EFF and the Media Freedom and Information Access Practicum (MFIA) at Yale Law School a friend-of-the-court brief in the case of Stone v. Paddock Publications urging the Illinois Court of Appeals to block the unmasking of an anonymous online critic of a local political candidate.

The critic commenting on a story on the website of a suburban Chicago newspaper called the Daily Herald engaged in a heated debate with other commenters. One turned out to be the son of the village trustee candidate in Buffalo Grove Illinois who was discussed in the article. The candidate Lisa Stone who eventually won her race asked a state court to order the newspaper to release the critic's name and address without appropriately showing that the statements directed towards her son were defamatory or otherwise illegal. Stone indicated that she may choose to subsequently file a lawsuit once she determines the critic's identity through the pre-complaint procedure.

In November a lower court granted Stone's pre-lawsuit request for her critic's identity incorrectly holding that a narrow disclosure to Stone would adequately protect the speaker's First Amendment rights. The court stayed the disclosure requirement in light of the speaker's appeal.

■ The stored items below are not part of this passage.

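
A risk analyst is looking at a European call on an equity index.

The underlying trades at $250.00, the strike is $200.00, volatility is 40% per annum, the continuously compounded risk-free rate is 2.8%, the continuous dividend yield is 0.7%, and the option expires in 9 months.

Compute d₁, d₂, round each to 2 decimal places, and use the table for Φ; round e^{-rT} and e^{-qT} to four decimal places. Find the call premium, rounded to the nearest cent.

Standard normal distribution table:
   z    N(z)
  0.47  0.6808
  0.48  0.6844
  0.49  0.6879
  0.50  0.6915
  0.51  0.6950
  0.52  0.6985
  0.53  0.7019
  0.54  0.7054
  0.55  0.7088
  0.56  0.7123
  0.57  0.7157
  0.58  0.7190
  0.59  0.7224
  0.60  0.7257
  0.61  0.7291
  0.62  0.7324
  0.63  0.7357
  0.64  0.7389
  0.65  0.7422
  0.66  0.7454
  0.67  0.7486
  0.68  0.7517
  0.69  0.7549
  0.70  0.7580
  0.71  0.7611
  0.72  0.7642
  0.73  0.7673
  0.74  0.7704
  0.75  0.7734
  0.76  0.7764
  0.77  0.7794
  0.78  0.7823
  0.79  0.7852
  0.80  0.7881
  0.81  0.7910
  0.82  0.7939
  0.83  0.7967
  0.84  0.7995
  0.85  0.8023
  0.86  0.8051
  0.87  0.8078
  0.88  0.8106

σ√T = 0.4 × 0.8660 = 0.3464
d₁ = [ln(250/200) + (0.028 − 0.007 + 0.4²/2)·0.75] / 0.3464 = [0.2231 + 0.0758] / 0.3464 = 0.8628 ⇒ 0.86
d₂ = d₁ − σ√T = 0.8628 − 0.3464 = 0.5164 ⇒ 0.52
e^(−qT) = e^(−0.007·0.75) = 0.9948;  e^(−rT) = e^(−0.028·0.75) = 0.9792
N(d₁) = N(0.86) = 0.8051;  N(d₂) = N(0.52) = 0.6985
C = 250·0.9948·0.8051 − 200·0.9792·0.6985 = 200.2284 − 136.7942 = 63.4341

$63.43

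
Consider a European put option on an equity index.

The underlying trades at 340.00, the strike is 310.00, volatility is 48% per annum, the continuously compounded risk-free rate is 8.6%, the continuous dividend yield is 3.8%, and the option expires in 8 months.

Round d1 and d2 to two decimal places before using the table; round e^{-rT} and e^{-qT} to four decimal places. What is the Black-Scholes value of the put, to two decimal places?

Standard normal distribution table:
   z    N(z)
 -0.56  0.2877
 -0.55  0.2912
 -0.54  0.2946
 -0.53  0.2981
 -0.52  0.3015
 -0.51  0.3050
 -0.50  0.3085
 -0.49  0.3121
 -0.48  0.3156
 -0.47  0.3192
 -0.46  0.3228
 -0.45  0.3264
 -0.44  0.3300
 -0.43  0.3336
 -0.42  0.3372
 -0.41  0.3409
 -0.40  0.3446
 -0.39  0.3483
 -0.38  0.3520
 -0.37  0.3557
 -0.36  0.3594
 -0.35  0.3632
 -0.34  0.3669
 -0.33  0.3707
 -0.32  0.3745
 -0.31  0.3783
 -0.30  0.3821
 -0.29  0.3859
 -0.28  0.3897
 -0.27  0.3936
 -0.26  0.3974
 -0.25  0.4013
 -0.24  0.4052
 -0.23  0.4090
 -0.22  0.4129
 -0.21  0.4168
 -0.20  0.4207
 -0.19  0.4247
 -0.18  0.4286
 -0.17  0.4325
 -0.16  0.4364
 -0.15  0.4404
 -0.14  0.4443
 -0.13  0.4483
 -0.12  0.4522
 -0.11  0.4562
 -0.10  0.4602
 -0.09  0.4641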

Outcome: On November 17, 2011, the Illinois Court of Appeals reversed the lower court's opinion, holding that the First Amendment right to anonymous speech barred efforts to unmask an online speaker in support of a defamation claim where that underlying statement was not actionable as a matter of law. From the Court's conclusion:

Our nation has long prized a citizen's right to speak anonymously. With the proliferation of the seemingly limitless vehicles for such speech on the Internet and the various forms of social media, our citizens now have outlets for anonymous free speech that were quite simply unimaginable only a decade ago. While the law is clear that there is no right to defame another citizen, we cannot condone the inevitable fishing expeditions that would ensue were the trial court's order to be upheld. Encouraging those easily offended by online commentary to sue to find the name of their "tormenters" would surely lead to unnecessary litigation and would also have a chilling effect on the many citizens who choose to post anonymously on the countless comment boards for newspapers, magazines, websites and other information portals. Putting publishers and website hosts in the position of being a "cyber-nanny" is a noxious concept that offends our country's long history of protecting anonymous speech.